Après trois ans passés à participer au Canal Football Club où son rôle de consultant est régulièrement souligné positivement, Elie Baup replonge dans le grand bain dans un contexte difficile à Marseille. Clairement, Baup a un sens aigu de la tactique et a su comprendre le fonctionnement et les aspects du championnat de France à travers ses expériences. L’évolution de ses schémas de jeu montre clairement des équipes de moins en moins portées vers l’offensive. Toutefois, renforcer son milieu de terrain ne veut pas dire être un entraîneur défensif. Il est intéressant de noter que Baup fut à plusieurs reprises un fervent défenseur de Lucho Gonzalez lorsque les critiques contre le Commandante étaient à son paroxysme.
Cela montre l’attrait qu’il a pour les joueurs au sens du jeu très développé et surtout, à l’importance des relayeurs dans une équipe, ce qu’il a tant recherché par le passé. Les premières déclarations laissent présager d’une volonté d’avoir le contrôle sur le déroulement du match, de mettre à nouveau l’équilibre de l’équipe en avant mais aussi de faire évoluer ses inspirations initiales pour mieux utiliser le ballon comme il l’a déclaré sur le site officiel du club marseillais (OM.net) : « Je suis pour une équipe qui utilise le ballon. C’est un travail de longue haleine. Il faut savoir récupérer le ballon, le garder et le relancer. Il faut y ajouter ensuite l’exigence du haut niveau et un équilibre dans l’équipe. Mais en étant assez simpliste, l’idée de base, l’essence du foot restera : comment je fais pour marquer un but. »

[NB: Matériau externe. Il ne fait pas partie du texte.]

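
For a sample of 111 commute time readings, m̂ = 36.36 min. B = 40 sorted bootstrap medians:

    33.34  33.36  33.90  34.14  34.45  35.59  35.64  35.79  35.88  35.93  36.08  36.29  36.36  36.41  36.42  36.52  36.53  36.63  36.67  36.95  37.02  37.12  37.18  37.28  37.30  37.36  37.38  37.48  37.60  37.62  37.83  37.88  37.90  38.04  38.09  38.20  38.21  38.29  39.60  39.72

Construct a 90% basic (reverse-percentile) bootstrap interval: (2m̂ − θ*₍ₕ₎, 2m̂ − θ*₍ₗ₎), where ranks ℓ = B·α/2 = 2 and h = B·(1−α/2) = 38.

Percentile endpoints at ranks 2 and 38: θ*₍2₎ = 33.36, θ*₍38₎ = 38.29.
Basic interval reflects these around m̂:
  lower = 2 × 36.36 − 38.29 = 34.43
  upper = 2 × 36.36 − 33.36 = 39.36

(34.43, 39.36)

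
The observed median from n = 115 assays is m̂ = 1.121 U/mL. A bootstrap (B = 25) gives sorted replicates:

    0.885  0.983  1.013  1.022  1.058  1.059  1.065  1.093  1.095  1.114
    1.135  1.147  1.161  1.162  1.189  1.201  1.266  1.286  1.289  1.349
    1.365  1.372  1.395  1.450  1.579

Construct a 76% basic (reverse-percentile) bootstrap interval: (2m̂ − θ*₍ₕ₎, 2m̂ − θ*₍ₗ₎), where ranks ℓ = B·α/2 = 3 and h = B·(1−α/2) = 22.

(0.870, 1.229)

Percentile endpoints at ranks 3 and 22: θ*₍3₎ = 1.013, θ*₍22₎ = 1.372.
Basic interval reflects these around m̂:
  lower = 2 × 1.121 − 1.372 = 0.870
  upper = 2 × 1.121 − 1.013 = 1.229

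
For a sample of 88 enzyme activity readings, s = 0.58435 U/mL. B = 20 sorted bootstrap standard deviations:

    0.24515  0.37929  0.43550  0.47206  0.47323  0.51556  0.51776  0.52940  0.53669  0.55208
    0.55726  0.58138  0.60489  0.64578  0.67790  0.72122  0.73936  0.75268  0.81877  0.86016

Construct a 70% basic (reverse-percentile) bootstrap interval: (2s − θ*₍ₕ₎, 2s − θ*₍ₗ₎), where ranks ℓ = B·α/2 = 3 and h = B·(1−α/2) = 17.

(0.42934, 0.73320)

Percentile endpoints at ranks 3 and 17: θ*₍3₎ = 0.43550, θ*₍17₎ = 0.73936.
Basic interval reflects these around s:
  lower = 2 × 0.58435 − 0.73936 = 0.42934
  upper = 2 × 0.58435 − 0.43550 = 0.73320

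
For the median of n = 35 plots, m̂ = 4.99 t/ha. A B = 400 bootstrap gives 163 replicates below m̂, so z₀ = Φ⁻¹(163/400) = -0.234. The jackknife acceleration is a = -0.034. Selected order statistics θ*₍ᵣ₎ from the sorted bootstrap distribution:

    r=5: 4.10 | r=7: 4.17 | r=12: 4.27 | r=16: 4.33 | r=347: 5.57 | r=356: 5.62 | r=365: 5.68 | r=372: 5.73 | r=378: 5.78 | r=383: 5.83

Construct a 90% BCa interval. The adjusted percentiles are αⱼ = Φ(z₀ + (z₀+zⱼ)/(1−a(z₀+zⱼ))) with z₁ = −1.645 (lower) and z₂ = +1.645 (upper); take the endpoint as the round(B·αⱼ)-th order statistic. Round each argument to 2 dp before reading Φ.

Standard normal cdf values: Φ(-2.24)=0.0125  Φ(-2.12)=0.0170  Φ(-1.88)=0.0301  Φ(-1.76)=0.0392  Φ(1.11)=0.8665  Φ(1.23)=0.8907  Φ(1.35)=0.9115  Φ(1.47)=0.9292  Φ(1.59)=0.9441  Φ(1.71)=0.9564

(4.10, 5.57)

Lower: z₀ + z₁ = -0.234 + (-1.645) = -1.879; 1 − a(z₀+z₁) = 1 − (-0.034)(-1.879) = 0.9361; argument = -0.234 + (-1.879)/0.9361 = -2.2412 → -2.24.
α₁ = Φ(-2.24) = 0.0125; rank = round(400 × 0.0125) = 5; θ*₍5₎ = 4.10.
Upper: z₀ + z₂ = 1.411; 1 − a(z₀+z₂) = 1.0480; argument = 1.1124 → 1.11; α₂ = 0.8665; rank = 347; θ*₍347₎ = 5.57.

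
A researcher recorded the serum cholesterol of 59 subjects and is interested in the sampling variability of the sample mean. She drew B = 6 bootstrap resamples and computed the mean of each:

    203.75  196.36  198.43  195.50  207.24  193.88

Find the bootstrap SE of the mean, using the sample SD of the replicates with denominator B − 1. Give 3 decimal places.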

Olympique de MarseilleS’il est encore trop tôt pour étudier avec précision ce que Baup pourra faire avec ce groupe étant donné que le départ d’un ou de deux joueurs cadres est à prévoir et que des arrivées vont renforcer l’équipe, les premiers matchs amicaux contre Sion (le 8 juillet, à Sion) et le Benfica (le 13 juillet, à Sion) donneront certainement une première indication sur le système prôné en début de saison. Plusieurs cas seront intéressants dans l’effectif olympien. André Ayew a évolué au poste d’ailier gauche depuis deux saisons mais pourrait parfaitement répondre à ce milieu « liant » que recherche Baup. La position de Mathieu Valbuena sera également source de débat en fonction du choix de l’entraîneur de le positionner sur un côté ou derrière une pointe.

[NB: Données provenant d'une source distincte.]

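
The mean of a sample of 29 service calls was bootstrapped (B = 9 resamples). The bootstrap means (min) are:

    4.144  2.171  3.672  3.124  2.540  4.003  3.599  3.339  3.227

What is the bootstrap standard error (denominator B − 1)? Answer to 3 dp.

Bootstrap SE is the standard deviation of the 9 replicate means.
Mean of replicates: (4.144 + 2.171 + 3.672 + 3.124 + 2.540 + 4.003 + 3.599 + 3.339 + 3.227) / 9 = 29.81900 / 9 = 3.31322
Sum of squared deviations: (+0.83078)² + (−1.14222)² + (+0.35878)² + (−0.18922)² + (−0.77322)² + (+0.68978)² + (+0.28578)² + (+0.02578)² + (−0.08622)² = 3.32282
Variance = 3.32282 / 8 = 0.41535
SE* = √0.41535

SE* = 0.644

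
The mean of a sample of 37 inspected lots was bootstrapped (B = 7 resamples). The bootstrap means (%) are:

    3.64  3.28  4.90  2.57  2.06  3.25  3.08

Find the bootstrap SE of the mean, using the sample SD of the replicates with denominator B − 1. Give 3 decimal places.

Bootstrap SE is the standard deviation of the 7 replicate means.
Mean of replicates: (3.64 + 3.28 + 4.90 + 2.57 + 2.06 + 3.25 + 3.08) / 7 = 22.7800 / 7 = 3.2543
Sum of squared deviations: (+0.3857)² + (+0.0257)² + (+1.6457)² + (−0.6843)² + (−1.1943)² + (−0.0043)² + (−0.1743)² = 4.7828
Variance = 4.7828 / 6 = 0.7971
SE* = √0.7971

SE* = 0.893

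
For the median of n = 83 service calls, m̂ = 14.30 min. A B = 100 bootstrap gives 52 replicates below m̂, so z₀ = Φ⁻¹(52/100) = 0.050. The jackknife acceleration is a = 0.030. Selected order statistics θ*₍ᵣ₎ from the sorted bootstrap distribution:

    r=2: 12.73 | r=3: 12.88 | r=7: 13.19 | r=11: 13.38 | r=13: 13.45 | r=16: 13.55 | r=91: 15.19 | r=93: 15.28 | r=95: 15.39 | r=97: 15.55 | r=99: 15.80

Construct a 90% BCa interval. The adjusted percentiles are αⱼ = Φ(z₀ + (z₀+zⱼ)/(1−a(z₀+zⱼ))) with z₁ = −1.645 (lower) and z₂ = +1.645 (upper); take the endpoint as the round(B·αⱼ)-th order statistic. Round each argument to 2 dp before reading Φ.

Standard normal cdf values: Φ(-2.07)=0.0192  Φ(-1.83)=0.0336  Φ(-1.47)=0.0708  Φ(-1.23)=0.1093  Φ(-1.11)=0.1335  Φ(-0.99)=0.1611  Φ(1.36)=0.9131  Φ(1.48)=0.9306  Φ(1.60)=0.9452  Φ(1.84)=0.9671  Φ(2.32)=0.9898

Lower: z₀ + z₁ = 0.050 + (-1.645) = -1.595; 1 − a(z₀+z₁) = 1 − (0.030)(-1.595) = 1.0478; argument = 0.050 + (-1.595)/1.0478 = -1.4722 → -1.47.
α₁ = Φ(-1.47) = 0.0708; rank = round(100 × 0.0708) = 7; θ*₍7₎ = 13.19.
Upper: z₀ + z₂ = 1.695; 1 − a(z₀+z₂) = 0.9492; argument = 1.8358 → 1.84; α₂ = 0.9671; rank = 97; θ*₍97₎ = 15.55.

(13.19, 15.55)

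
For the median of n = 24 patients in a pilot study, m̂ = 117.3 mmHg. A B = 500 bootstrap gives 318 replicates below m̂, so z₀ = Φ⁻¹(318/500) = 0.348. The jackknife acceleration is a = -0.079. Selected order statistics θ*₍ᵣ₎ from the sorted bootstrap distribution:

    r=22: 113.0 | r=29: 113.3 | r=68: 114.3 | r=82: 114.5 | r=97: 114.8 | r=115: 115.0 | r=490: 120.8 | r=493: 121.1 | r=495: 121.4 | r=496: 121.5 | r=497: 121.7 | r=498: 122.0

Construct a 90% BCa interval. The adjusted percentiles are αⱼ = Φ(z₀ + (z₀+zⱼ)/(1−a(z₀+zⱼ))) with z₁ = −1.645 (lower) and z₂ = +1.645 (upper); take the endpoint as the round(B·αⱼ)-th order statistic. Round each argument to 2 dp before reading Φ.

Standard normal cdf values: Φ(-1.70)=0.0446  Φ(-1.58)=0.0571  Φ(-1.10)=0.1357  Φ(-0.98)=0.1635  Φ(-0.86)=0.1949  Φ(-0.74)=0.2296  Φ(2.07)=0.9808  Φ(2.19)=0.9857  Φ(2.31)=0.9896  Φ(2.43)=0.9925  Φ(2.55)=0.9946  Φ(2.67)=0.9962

(114.3, 120.8)

Lower: z₀ + z₁ = 0.348 + (-1.645) = -1.297; 1 − a(z₀+z₁) = 1 − (-0.079)(-1.297) = 0.8975; argument = 0.348 + (-1.297)/0.8975 = -1.0971 → -1.10.
α₁ = Φ(-1.10) = 0.1357; rank = round(500 × 0.1357) = 68; θ*₍68₎ = 114.3.
Upper: z₀ + z₂ = 1.993; 1 − a(z₀+z₂) = 1.1574; argument = 2.0699 → 2.07; α₂ = 0.9808; rank = 490; θ*₍490₎ = 120.8.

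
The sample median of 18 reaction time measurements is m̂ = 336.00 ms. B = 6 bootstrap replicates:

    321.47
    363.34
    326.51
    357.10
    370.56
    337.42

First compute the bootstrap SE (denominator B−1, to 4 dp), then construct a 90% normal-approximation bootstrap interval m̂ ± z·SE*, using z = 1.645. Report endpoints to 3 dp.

(302.430, 369.570)

Mean of replicates = 346.0667; sum of squared deviations = 2082.2499; SE* = √(2082.2499/5) = 20.4071
Margin = 1.645 × 20.4071 = 33.5697
Interval: 336.00 ± 33.5697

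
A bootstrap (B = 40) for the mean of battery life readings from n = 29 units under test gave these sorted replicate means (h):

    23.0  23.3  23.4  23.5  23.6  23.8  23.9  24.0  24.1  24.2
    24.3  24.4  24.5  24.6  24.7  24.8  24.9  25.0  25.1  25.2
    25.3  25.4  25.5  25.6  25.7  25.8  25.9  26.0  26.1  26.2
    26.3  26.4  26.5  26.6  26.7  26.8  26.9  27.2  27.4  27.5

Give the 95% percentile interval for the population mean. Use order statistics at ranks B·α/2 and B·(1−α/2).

(23.0, 27.4)

α = 0.05; lower rank = 40 × 0.025 = 1; upper rank = 40 × 0.975 = 39.
The 1st smallest replicate is 23.0; the 39th is 27.4.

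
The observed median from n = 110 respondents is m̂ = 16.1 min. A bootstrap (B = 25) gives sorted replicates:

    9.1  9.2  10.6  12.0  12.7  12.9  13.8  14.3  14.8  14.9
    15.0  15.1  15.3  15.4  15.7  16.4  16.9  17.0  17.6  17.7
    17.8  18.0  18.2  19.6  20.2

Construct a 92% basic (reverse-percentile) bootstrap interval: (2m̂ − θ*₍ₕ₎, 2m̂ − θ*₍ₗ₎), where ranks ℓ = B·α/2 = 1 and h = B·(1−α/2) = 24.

(12.6, 23.1)

Percentile endpoints at ranks 1 and 24: θ*₍1₎ = 9.1, θ*₍24₎ = 19.6.
Basic interval reflects these around m̂:
  lower = 2 × 16.1 − 19.6 = 12.6
  upper = 2 × 16.1 − 9.1 = 23.1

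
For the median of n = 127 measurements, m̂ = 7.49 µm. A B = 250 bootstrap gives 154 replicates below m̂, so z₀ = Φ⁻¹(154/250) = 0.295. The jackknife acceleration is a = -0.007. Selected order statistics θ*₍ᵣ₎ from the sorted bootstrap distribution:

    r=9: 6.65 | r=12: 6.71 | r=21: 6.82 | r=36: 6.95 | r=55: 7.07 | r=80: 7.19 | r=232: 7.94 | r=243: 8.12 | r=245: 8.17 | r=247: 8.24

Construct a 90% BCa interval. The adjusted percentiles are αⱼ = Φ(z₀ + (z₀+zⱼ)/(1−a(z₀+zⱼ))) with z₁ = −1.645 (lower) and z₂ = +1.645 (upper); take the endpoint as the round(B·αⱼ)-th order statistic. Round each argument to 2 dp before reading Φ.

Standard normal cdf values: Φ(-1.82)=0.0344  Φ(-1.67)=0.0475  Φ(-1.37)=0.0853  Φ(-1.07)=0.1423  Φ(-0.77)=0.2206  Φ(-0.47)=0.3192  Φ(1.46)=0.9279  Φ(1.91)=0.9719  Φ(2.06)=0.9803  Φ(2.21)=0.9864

(6.95, 8.24)

Lower: z₀ + z₁ = 0.295 + (-1.645) = -1.350; 1 − a(z₀+z₁) = 1 − (-0.007)(-1.350) = 0.9906; argument = 0.295 + (-1.350)/0.9906 = -1.0679 → -1.07.
α₁ = Φ(-1.07) = 0.1423; rank = round(250 × 0.1423) = 36; θ*₍36₎ = 6.95.
Upper: z₀ + z₂ = 1.940; 1 − a(z₀+z₂) = 1.0136; argument = 2.2090 → 2.21; α₂ = 0.9864; rank = 247; θ*₍247₎ = 8.24.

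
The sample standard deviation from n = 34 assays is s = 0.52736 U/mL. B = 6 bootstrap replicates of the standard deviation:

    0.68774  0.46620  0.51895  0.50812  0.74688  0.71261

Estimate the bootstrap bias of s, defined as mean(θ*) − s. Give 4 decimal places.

bias = +0.0794

mean(θ*) = (0.68774 + 0.46620 + 0.51895 + 0.50812 + 0.74688 + 0.71261) / 6 = 0.60675
bias = 0.60675 − 0.52736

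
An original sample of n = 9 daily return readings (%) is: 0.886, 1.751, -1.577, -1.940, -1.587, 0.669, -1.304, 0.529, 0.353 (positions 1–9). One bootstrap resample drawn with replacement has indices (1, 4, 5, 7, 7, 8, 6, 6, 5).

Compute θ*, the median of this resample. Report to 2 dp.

Resample values: 0.886, -1.940, -1.587, -1.304, -1.304, 0.529, 0.669, 0.669, -1.587.
Sorted: -1.940, -1.587, -1.587, -1.304, -1.304, 0.529, 0.669, 0.669, 0.886
Median = middle value = -1.30

θ* = -1.30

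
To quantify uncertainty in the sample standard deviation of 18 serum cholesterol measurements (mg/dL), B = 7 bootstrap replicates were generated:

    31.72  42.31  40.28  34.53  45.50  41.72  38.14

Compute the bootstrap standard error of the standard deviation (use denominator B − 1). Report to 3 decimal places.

Bootstrap SE is the standard deviation of the 7 replicate standard deviations.
Mean of replicates: (31.72 + 42.31 + 40.28 + 34.53 + 45.50 + 41.72 + 38.14) / 7 = 274.2000 / 7 = 39.1714
Sum of squared deviations: (−7.4514)² + (+3.1386)² + (+1.1086)² + (−4.6414)² + (+6.3286)² + (+2.5486)² + (−1.0314)² = 135.7561
Variance = 135.7561 / 6 = 22.6260
SE* = √22.6260

SE* = 4.757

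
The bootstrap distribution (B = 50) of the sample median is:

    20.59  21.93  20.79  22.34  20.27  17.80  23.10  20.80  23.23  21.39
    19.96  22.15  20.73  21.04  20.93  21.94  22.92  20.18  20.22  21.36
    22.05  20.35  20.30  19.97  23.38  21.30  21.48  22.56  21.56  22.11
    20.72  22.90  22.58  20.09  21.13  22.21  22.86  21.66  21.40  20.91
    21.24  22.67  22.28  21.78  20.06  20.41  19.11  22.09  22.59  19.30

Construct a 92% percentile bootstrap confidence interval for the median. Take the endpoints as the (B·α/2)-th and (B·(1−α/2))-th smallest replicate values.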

Justement, qui sera cette pointe et sera-t-elle accompagnée d’un deuxième larron ? Si Loïc Rémy reste au club, ce qui est loin d’être assuré, Baup devrait l’utiliser en pointe et être son fameux attaquant efficace. A moins que le coach olympien le juge apte à évoluer dans un rôle de deuxième attaquant, comme il a pu le penser avec André-Pierre Gignac, positionné à gauche en 2007/2008 avec Toulouse, avec le faible rendement que l’on connait. L’utilisation d’un joueur comme Alou Diarra pourrait également pousser Baup à utiliser une sentinelle et à moduler un peu son 4-5-1. Ses dernières années, qui lui ont permis de voir le fonctionnement de plusieurs grands clubs dans toute l’Europe, vont peut-être le pousser à une ligne de conduite bien différente. Quoi qu’il en soit, la philosophie de jeu de Baup sera rapidement mise à l’épreuve puisque l’Europa League approche à grand pas. A l’OM plus qu’ailleurs, le temps (et l’argent) est compté.